Africa’s kids deprived of secondary education: UNOctober 26th, 2011 - 11:57 am ICT by IANS
United Nations, Oct 26 (IANS) Two out of three children in sub-Saharan Africa are left out of secondary school as governments are having trouble meeting the increased demand, the UN Educational, Scientific and Cultural Organisation (Unesco) said in a report.
The report titled “Global Education Digest 2011: Comparing Education Statistics Across the World”, which was launched at a press conference at the UN Headquarters, said that in sub-Saharan Africa, there are enough school places for just 36 percent of children of age to enroll.
Albert Motivans, head of education indicators and data analysis at the Unesco Institute for Statistics, said secondary education was “vital for development” and was the bridge to the world of work.
Motivans said secondary education has important benefits at the societal level to stimulate economies due to a more skilled workforce.
“We seek greater recognition of the role of secondary education, as more countries near universal primary education, this new report sets out how secondary education should be recognised as a key element of post 2015 development agenda,” he said.
Globally, secondary schools have been accommodating nearly 100 million more students each decade, said the report.
With increasing numbers of children attending and finishing primary school education, the demand for places in secondary education has increased exponentially, it said.
The report also said that a child in the last grade of primary school only has at best a 75 percent chance of making the transition into lower secondary school in about 20 countries around the world, with an “overwhelming” majority in sub-Saharan Africa.
“There can be no escape from poverty without a vast expansion of secondary education,” Unesco Director-General Irina Bokova said in a press release.
“This is a minimum entitlement for equipping youth with the knowledge and skills they need to secure decent livelihoods in today’s globalised world.
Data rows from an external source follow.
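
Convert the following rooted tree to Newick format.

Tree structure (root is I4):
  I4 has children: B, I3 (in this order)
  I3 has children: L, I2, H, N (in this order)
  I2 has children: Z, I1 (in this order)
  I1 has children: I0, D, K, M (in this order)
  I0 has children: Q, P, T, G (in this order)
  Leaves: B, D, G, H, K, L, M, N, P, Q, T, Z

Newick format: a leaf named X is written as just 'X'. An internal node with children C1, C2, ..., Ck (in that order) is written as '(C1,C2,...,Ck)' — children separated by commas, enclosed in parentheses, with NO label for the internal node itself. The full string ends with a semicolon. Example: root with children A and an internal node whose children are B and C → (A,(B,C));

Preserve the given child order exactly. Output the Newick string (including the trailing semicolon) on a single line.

internal I4 with children ['B', 'I3']
  leaf 'B' → 'B'
  internal I3 with children ['L', 'I2', 'H', 'N']
    leaf 'L' → 'L'
    internal I2 with children ['Z', 'I1']
      leaf 'Z' → 'Z'
      internal I1 with children ['I0', 'D', 'K', 'M']
        internal I0 with children ['Q', 'P', 'T', 'G']
          leaf 'Q' → 'Q'
          leaf 'P' → 'P'
          leaf 'T' → 'T'
          leaf 'G' → 'G'
        → '(Q,P,T,G)'
        leaf 'D' → 'D'
        leaf 'K' → 'K'
        leaf 'M' → 'M'
      → '((Q,P,T,G),D,K,M)'
    → '(Z,((Q,P,T,G),D,K,M))'
    leaf 'H' → 'H'
    leaf 'N' → 'N'
  → '(L,(Z,((Q,P,T,G),D,K,M)),H,N)'
→ '(B,(L,(Z,((Q,P,T,G),D,K,M)),H,N))'
Final: (B,(L,(Z,((Q,P,T,G),D,K,M)),H,N));

Answer: (B,(L,(Z,((Q,P,T,G),D,K,M)),H,N));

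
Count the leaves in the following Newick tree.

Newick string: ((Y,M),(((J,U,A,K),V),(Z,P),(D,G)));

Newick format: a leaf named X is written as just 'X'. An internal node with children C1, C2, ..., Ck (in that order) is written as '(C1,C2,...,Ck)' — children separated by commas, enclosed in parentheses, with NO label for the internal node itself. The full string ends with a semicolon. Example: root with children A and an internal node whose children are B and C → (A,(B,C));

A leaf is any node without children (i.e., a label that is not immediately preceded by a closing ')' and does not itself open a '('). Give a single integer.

Answer: 11

Derivation:
Newick: ((Y,M),(((J,U,A,K),V),(Z,P),(D,G)));
Scan left-to-right; a leaf is any maximal label run not followed by '(':
  pos 2: leaf 'Y' → count = 1
  pos 4: leaf 'M' → count = 2
  pos 10: leaf 'J' → count = 3
  pos 12: leaf 'U' → count = 4
  pos 14: leaf 'A' → count = 5
  pos 16: leaf 'K' → count = 6
  pos 19: leaf 'V' → count = 7
  pos 23: leaf 'Z' → count = 8
  pos 25: leaf 'P' → count = 9
  pos 29: leaf 'D' → count = 10
  pos 31: leaf 'G' → count = 11
Total leaves: 11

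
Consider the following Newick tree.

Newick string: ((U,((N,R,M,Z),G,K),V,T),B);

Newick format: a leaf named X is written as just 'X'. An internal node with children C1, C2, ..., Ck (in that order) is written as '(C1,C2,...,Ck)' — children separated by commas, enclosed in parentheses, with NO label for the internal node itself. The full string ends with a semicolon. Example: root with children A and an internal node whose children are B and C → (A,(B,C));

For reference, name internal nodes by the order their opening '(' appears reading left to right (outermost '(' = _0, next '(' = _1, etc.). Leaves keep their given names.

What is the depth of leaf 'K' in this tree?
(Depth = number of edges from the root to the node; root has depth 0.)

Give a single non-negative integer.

Answer: 3

Derivation:
Newick: ((U,((N,R,M,Z),G,K),V,T),B);
Naming internals by '(' encounter order: outermost '(' = _0, next = _1, ...
Query node: K
Path from root: _0 -> _1 -> _2 -> K
Depth of K: 3 (number of edges from root)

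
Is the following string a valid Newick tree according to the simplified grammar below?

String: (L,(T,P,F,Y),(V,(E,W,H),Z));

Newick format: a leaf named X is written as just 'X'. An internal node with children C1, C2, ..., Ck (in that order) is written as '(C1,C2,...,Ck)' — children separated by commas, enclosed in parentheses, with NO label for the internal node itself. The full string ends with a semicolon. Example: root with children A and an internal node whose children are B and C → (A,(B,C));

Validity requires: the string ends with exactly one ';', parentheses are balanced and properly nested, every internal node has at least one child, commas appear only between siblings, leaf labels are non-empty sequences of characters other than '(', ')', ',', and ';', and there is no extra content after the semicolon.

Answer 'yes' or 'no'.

Answer: yes

Derivation:
Input: (L,(T,P,F,Y),(V,(E,W,H),Z));
Paren balance: 4 '(' vs 4 ')' OK
Ends with single ';': True
Full parse: OK
Valid: True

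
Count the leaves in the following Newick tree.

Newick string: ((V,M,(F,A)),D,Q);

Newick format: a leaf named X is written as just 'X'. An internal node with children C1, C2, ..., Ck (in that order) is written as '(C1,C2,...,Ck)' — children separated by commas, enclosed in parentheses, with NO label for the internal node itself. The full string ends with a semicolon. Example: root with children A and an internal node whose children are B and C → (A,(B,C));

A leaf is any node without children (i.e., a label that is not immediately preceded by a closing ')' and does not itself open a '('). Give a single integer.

Answer: 6

Derivation:
Newick: ((V,M,(F,A)),D,Q);
Scan left-to-right; a leaf is any maximal label run not followed by '(':
  pos 2: leaf 'V' → count = 1
  pos 4: leaf 'M' → count = 2
  pos 7: leaf 'F' → count = 3
  pos 9: leaf 'A' → count = 4
  pos 13: leaf 'D' → count = 5
  pos 15: leaf 'Q' → count = 6
Total leaves: 6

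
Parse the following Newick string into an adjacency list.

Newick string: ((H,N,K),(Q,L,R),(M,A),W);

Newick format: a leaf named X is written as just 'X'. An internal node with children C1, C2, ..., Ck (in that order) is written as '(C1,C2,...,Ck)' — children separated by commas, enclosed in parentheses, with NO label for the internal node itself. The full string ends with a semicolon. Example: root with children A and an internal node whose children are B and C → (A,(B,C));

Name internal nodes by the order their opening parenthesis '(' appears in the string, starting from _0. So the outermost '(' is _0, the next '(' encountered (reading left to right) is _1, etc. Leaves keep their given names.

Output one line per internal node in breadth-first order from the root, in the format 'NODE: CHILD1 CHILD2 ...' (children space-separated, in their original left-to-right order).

Input: ((H,N,K),(Q,L,R),(M,A),W);
Scanning left-to-right, naming '(' by encounter order:
  pos 0: '(' -> open internal node _0 (depth 1)
  pos 1: '(' -> open internal node _1 (depth 2)
  pos 7: ')' -> close internal node _1 (now at depth 1)
  pos 9: '(' -> open internal node _2 (depth 2)
  pos 15: ')' -> close internal node _2 (now at depth 1)
  pos 17: '(' -> open internal node _3 (depth 2)
  pos 21: ')' -> close internal node _3 (now at depth 1)
  pos 24: ')' -> close internal node _0 (now at depth 0)
Total internal nodes: 4
BFS adjacency from root:
  _0: _1 _2 _3 W
  _1: H N K
  _2: Q L R
  _3: M A

Answer: _0: _1 _2 _3 W
_1: H N K
_2: Q L R
_3: M A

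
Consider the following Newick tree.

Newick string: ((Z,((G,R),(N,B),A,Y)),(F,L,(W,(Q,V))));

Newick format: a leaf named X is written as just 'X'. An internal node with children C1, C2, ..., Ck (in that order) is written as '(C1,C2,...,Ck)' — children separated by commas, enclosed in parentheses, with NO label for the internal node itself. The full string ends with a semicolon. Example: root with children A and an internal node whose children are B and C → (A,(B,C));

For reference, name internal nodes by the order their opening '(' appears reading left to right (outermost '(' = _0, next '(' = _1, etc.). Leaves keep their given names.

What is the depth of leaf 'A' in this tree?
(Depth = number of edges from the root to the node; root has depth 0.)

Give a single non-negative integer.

Newick: ((Z,((G,R),(N,B),A,Y)),(F,L,(W,(Q,V))));
Naming internals by '(' encounter order: outermost '(' = _0, next = _1, ...
Query node: A
Path from root: _0 -> _1 -> _2 -> A
Depth of A: 3 (number of edges from root)

Answer: 3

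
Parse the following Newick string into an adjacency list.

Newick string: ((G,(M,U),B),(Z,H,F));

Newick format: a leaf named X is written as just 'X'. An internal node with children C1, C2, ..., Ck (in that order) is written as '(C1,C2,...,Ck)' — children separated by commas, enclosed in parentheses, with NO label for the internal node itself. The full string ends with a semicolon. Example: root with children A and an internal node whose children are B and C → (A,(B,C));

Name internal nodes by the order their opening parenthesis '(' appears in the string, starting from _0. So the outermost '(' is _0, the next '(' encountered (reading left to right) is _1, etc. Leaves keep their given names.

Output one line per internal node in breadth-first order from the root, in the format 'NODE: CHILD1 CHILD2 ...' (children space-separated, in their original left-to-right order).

Input: ((G,(M,U),B),(Z,H,F));
Scanning left-to-right, naming '(' by encounter order:
  pos 0: '(' -> open internal node _0 (depth 1)
  pos 1: '(' -> open internal node _1 (depth 2)
  pos 4: '(' -> open internal node _2 (depth 3)
  pos 8: ')' -> close internal node _2 (now at depth 2)
  pos 11: ')' -> close internal node _1 (now at depth 1)
  pos 13: '(' -> open internal node _3 (depth 2)
  pos 19: ')' -> close internal node _3 (now at depth 1)
  pos 20: ')' -> close internal node _0 (now at depth 0)
Total internal nodes: 4
BFS adjacency from root:
  _0: _1 _3
  _1: G _2 B
  _3: Z H F
  _2: M U

Answer: _0: _1 _3
_1: G _2 B
_3: Z H F
_2: M U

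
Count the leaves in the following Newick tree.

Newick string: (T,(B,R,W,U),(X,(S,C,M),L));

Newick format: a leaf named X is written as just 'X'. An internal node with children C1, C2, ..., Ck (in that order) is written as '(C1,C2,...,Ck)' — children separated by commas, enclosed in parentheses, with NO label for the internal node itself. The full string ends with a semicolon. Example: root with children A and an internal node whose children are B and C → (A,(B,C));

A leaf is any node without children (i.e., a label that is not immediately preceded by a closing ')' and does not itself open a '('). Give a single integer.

Newick: (T,(B,R,W,U),(X,(S,C,M),L));
Scan left-to-right; a leaf is any maximal label run not followed by '(':
  pos 1: leaf 'T' → count = 1
  pos 4: leaf 'B' → count = 2
  pos 6: leaf 'R' → count = 3
  pos 8: leaf 'W' → count = 4
  pos 10: leaf 'U' → count = 5
  pos 14: leaf 'X' → count = 6
  pos 17: leaf 'S' → count = 7
  pos 19: leaf 'C' → count = 8
  pos 21: leaf 'M' → count = 9
  pos 24: leaf 'L' → count = 10
Total leaves: 10

Answer: 10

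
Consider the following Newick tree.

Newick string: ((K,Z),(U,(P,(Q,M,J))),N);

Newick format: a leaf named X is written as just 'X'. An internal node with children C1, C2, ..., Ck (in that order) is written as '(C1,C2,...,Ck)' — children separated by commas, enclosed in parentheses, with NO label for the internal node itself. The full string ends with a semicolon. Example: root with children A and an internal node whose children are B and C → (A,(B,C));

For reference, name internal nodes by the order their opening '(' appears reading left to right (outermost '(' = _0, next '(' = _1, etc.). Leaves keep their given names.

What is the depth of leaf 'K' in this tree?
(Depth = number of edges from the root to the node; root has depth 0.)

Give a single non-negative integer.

Answer: 2

Derivation:
Newick: ((K,Z),(U,(P,(Q,M,J))),N);
Naming internals by '(' encounter order: outermost '(' = _0, next = _1, ...
Query node: K
Path from root: _0 -> _1 -> K
Depth of K: 2 (number of edges from root)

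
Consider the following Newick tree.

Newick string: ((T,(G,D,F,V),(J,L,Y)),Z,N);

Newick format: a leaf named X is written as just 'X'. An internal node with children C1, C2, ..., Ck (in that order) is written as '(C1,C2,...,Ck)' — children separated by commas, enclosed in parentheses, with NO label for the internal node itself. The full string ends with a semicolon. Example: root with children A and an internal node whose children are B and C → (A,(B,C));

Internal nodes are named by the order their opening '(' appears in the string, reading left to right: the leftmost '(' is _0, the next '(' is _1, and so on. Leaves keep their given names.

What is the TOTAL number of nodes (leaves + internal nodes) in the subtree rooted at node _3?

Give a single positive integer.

Answer: 4

Derivation:
Newick: ((T,(G,D,F,V),(J,L,Y)),Z,N);
Locate _3: it is the '(' at position 14 (the 4th '(' reading left to right).
Query: subtree rooted at _3
_3: subtree_size = 1 + 3
  J: subtree_size = 1 + 0
  L: subtree_size = 1 + 0
  Y: subtree_size = 1 + 0
Total subtree size of _3: 4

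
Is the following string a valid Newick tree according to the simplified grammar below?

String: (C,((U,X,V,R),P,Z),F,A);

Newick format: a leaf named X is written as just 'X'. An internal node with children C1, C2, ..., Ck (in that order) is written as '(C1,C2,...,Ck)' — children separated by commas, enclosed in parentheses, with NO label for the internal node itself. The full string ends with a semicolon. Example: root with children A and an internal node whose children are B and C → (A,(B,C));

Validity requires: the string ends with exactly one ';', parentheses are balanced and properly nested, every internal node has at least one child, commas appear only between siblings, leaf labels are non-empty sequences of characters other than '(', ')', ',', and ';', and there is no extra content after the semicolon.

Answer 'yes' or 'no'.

Input: (C,((U,X,V,R),P,Z),F,A);
Paren balance: 3 '(' vs 3 ')' OK
Ends with single ';': True
Full parse: OK
Valid: True

Answer: yes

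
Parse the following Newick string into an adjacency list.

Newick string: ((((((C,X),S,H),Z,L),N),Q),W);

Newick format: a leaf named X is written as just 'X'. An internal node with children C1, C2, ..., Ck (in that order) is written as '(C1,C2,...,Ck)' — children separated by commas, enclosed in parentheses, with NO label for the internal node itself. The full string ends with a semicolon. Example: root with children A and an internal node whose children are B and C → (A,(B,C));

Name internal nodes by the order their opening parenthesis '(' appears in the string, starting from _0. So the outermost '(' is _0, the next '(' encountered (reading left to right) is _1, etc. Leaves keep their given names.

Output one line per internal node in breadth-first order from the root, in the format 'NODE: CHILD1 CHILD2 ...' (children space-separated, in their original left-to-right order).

Answer: _0: _1 W
_1: _2 Q
_2: _3 N
_3: _4 Z L
_4: _5 S H
_5: C X

Derivation:
Input: ((((((C,X),S,H),Z,L),N),Q),W);
Scanning left-to-right, naming '(' by encounter order:
  pos 0: '(' -> open internal node _0 (depth 1)
  pos 1: '(' -> open internal node _1 (depth 2)
  pos 2: '(' -> open internal node _2 (depth 3)
  pos 3: '(' -> open internal node _3 (depth 4)
  pos 4: '(' -> open internal node _4 (depth 5)
  pos 5: '(' -> open internal node _5 (depth 6)
  pos 9: ')' -> close internal node _5 (now at depth 5)
  pos 14: ')' -> close internal node _4 (now at depth 4)
  pos 19: ')' -> close internal node _3 (now at depth 3)
  pos 22: ')' -> close internal node _2 (now at depth 2)
  pos 25: ')' -> close internal node _1 (now at depth 1)
  pos 28: ')' -> close internal node _0 (now at depth 0)
Total internal nodes: 6
BFS adjacency from root:
  _0: _1 W
  _1: _2 Q
  _2: _3 N
  _3: _4 Z L
  _4: _5 S H
  _5: C X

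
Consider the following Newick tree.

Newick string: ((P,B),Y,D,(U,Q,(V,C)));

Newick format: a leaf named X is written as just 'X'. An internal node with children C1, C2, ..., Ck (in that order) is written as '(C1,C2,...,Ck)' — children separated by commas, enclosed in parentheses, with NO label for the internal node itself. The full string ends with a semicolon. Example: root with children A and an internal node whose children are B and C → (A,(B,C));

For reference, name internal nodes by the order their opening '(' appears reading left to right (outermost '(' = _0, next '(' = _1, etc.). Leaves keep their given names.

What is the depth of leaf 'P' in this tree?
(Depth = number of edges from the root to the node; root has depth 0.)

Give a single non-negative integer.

Newick: ((P,B),Y,D,(U,Q,(V,C)));
Naming internals by '(' encounter order: outermost '(' = _0, next = _1, ...
Query node: P
Path from root: _0 -> _1 -> P
Depth of P: 2 (number of edges from root)

Answer: 2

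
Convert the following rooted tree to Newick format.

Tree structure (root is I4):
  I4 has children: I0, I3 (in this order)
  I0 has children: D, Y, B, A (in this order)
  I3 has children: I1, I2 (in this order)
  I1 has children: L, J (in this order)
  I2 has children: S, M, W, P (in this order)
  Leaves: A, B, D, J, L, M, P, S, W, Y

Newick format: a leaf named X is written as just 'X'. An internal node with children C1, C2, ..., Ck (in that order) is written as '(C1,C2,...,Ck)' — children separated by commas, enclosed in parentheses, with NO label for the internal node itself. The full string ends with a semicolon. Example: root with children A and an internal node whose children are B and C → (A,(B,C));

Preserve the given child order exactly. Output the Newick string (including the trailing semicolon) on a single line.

Answer: ((D,Y,B,A),((L,J),(S,M,W,P)));

Derivation:
internal I4 with children ['I0', 'I3']
  internal I0 with children ['D', 'Y', 'B', 'A']
    leaf 'D' → 'D'
    leaf 'Y' → 'Y'
    leaf 'B' → 'B'
    leaf 'A' → 'A'
  → '(D,Y,B,A)'
  internal I3 with children ['I1', 'I2']
    internal I1 with children ['L', 'J']
      leaf 'L' → 'L'
      leaf 'J' → 'J'
    → '(L,J)'
    internal I2 with children ['S', 'M', 'W', 'P']
      leaf 'S' → 'S'
      leaf 'M' → 'M'
      leaf 'W' → 'W'
      leaf 'P' → 'P'
    → '(S,M,W,P)'
  → '((L,J),(S,M,W,P))'
→ '((D,Y,B,A),((L,J),(S,M,W,P)))'
Final: ((D,Y,B,A),((L,J),(S,M,W,P)));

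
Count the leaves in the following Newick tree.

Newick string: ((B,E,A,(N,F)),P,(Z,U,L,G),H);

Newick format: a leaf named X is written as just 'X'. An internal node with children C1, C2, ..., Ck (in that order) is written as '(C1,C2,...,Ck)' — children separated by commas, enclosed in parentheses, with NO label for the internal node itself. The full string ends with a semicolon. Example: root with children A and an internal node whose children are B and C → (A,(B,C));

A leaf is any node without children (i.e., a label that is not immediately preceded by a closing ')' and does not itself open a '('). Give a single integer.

Answer: 11

Derivation:
Newick: ((B,E,A,(N,F)),P,(Z,U,L,G),H);
Scan left-to-right; a leaf is any maximal label run not followed by '(':
  pos 2: leaf 'B' → count = 1
  pos 4: leaf 'E' → count = 2
  pos 6: leaf 'A' → count = 3
  pos 9: leaf 'N' → count = 4
  pos 11: leaf 'F' → count = 5
  pos 15: leaf 'P' → count = 6
  pos 18: leaf 'Z' → count = 7
  pos 20: leaf 'U' → count = 8
  pos 22: leaf 'L' → count = 9
  pos 24: leaf 'G' → count = 10
  pos 27: leaf 'H' → count = 11
Total leaves: 11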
It is going to take ambition and commitment to meet this challenge,” she said.
The report, which was produced by the Unesco Institute for Statistics, showed a wide-range of indicators on the extent to which girls and boys are enrolling and finishing secondary education.
Girls face the greatest barriers as the gender gap widens, particularly in sub-Saharan Africa, said the report.
About 35 million girls were enrolled in lower secondary education in 2009, it said.
Hendrik van der Pol, director of the Unesco Institute for Statistics, said: “All of these data underscore a central message — secondary education is the next great challenge.”